The movement debuted in several different Zenith models in 1969, but the classic El Primero that has remained part of the brand’s modern collection is based on the A386 with its large, colorful, overlapping sub-dials and relatively modern case design. Even more historically accurate versions of the El Primero A386 were released earlier this year as a Revival limited-edition set. The A384, however, has a rather different look from the El Primero most known today, and Zenith reverse engineered a vintage model from 1969 in order to be as true to the original as possible.
The Zenith El Primero A384 has a distinctive case shape rarely seen in today’s watches but typical of the 1960s and 1970s. Its dial is more traditional, but collectors and vintage fans will approve of its “panda” colorway (white with black sub-dials). The new A384 Revival edition precisely maintains all these elements, including the original case size of 37mm. The El Primero movement is notable not only as a watchmaking first and having an unusually high frequency of 5Hz, but because it has changed relatively little since its introduction except for improvements offered by contemporary materials and production.

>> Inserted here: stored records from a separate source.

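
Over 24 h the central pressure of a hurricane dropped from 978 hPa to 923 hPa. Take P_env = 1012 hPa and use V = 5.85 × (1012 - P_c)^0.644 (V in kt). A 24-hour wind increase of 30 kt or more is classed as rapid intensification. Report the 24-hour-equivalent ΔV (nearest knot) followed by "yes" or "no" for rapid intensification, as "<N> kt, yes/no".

49 kt, yes

V₁: ΔP = 34, V ≈ 5.85 × 34^0.644 ≈ 56.68 kt.
V₂: ΔP = 89, V ≈ 5.85 × 89^0.644 ≈ 105.33 kt.
ΔV over 24 h = 48.65 kt → 24 h equivalent = 48.65 × 24/24 ≈ 48.65 kt.
49 kt ≥ 30 kt ⇒ rapid intensification.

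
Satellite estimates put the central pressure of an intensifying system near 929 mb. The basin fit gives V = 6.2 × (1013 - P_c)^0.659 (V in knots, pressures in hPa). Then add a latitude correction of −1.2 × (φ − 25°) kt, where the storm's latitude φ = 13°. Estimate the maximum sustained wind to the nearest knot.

ΔP = 1013 − 929 = 84 mb.
84^0.659 ≈ 18.540.
V ≈ 6.2 × 18.540 ≈ 114.9 kt.
Latitude correction: −1.2 × (13 − 25) = 14.4 kt.
Corrected V ≈ 129.3 kt → 129 kt.

129 kt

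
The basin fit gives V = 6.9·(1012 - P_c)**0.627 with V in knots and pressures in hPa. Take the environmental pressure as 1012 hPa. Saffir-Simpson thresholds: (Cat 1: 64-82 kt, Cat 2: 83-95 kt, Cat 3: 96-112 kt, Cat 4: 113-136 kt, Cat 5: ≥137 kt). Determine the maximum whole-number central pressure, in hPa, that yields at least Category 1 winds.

977 hPa

Category 1 begins at V = 64 kt.
Required ΔP = (64/6.9)^(1/0.627) = 9.275^1.595 ≈ 34.90 hPa.
P_c ≤ 1012 − 34.90 = 977.10, so the highest integer P_c is 977 hPa.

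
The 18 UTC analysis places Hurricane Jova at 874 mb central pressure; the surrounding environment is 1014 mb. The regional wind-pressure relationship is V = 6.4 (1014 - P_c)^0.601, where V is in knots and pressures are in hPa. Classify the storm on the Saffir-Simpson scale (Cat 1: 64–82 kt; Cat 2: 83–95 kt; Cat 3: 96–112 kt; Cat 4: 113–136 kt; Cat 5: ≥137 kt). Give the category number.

ΔP = 1014 − 874 = 140 mb.
V ≈ 6.4 × 140^0.601 = 6.4 × 19.49 ≈ 125 kt.
125 kt falls in the Category 4 band.

4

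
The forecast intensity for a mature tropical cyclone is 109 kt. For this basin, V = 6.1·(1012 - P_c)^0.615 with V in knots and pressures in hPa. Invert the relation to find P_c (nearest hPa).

903 hPa

ΔP = (V / 6.1)^(1/0.615) = (109/6.1)^1.626.
109/6.1 = 17.869; 17.869^1.626 ≈ 108.62 hPa.
P_c = 1012 − 108.62 = 903.38 ≈ 903 hPa.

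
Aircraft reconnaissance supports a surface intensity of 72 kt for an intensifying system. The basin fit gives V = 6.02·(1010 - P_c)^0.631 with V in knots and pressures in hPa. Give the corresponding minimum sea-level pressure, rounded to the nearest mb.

959 mb

ΔP = (V / 6.02)^(1/0.631) = (72/6.02)^1.585.
72/6.02 = 11.960; 11.960^1.585 ≈ 51.05 mb.
P_c = 1010 − 51.05 = 958.95 ≈ 959 mb.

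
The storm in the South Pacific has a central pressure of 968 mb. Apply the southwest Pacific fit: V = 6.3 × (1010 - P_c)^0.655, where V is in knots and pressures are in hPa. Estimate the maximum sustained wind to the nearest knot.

ΔP = 1010 − 968 = 42 mb.
42^0.655 ≈ 11.567.
V ≈ 6.3 × 11.567 ≈ 72.9 kt.

73 kt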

Interestingly, the El Primero movement itself, which forms the core of Zenith’s current brand identity and is arguably one of the most important movements ever produced, was nearly lost to history. After Zenith was sold to the American company of the same name in the 1970s, just a short few years after the debut of the El Primero in 1969, the watchmakers are engineers were ordered to destroy all the movement’s components and tooling. Quartz was the future, they insisted, and mechanical watchmaking was the past.
Thankfully, one man decided to defy his superior’s orders. Charles Vermot, a Zenith watchmaker in charge of the El Primero components and tooling, decided to hide all of the equipment, piece by piece, in one of the Zenith building’s attic in Le Locle, after he failed to convince his new bosses of the significance of the movement. He then quietly retired, never saying a word to anyone about what he did, even to his family.
Then, in the early 1980s, after Zenith had once again changed hands, Vermot was approached about the old tooling by someone who had heard rumors that it might still exist somewhere. Vermot hopped in his car, drove straight away to Le Locle, broke down the wall that he had built nearly a decade before, and there, perfectly preserved, was all the tooling.
“It’s an unbelievable story, but it’s a true story,” explained Julien Tornare, current CEO of Zenith. “At some point Charles’s wife came to Michel, Charles’s son, and asked him, ‘Michel, do you know what your father is doing? Why is he going out every night and on the weekends?’ She was becoming suspicious because he didn’t even tell his kids. This was a story that was in no book.”
Michel explains about his father Charles, with Thierry Collot, Zenith Brand Director for North America translating from his native French: “My father was one of four kids. He wasn’t educated, so he went straight to the (watchmaker’s) bench and started to work from the ground up. He ascended through the ranks in terms of skills and qualifications and so on, and he ended up in charge of all the tools and stamping equipment to make the El Primero. Initially the movement was designed in a small village very close to Le Locle, before they moved to Le Locle, which is the current location for Zenith. So it (the Quartz Crisis) was the end of the world for my father as well as for many people in the industry at the time, and it was really a disaster.”
Julien Tornare continues: “Charles’s father did it for passion for watchmaking and for the brand and for that particular movement. But he took a huge personal risk, because in those days, they were living in very small villages, everybody knew each other. Everybody knows everyone. Had he been caught and fired, he would’ve been unemployed in the industry. He wouldn’t have been able to feed his kids. He didn’t even tell his kids and his wife. ”
In 1984, production of the El Primero movement resumed, with Ebel being one of the first companies to place an order. This was followed shortly thereafter by Rolex, which placed enormous orders to power its new automatic Daytona, helping to resurrect the Zenith brand and keep them afloat during the back half of the Quartz Crisis. Today, the El Primero movement that powers the new A384 is largely unchanged from that of the original watches, released in 1969.
“There’s very little difference between the original El Primero movements from 1969 and those used today,” continues Tornare. “We reshaped some of the components, because they wanted to improve the performance, but it’s very close. We were between wanting to retain the original design to change some of the components to improve performance, and we went in-between.”
The Zenith El Primero A384 Revival for 2019 compromised very little on absolute authenticity, but it uses sapphire crystal in place of acrylic and features a case back window to display the celebrated movement. A couple more things make the A384 Revival exciting to watch fans: unlike the previous Revival models released this year, the A384 is in steel and is not a limited edition, with a price of $7,900.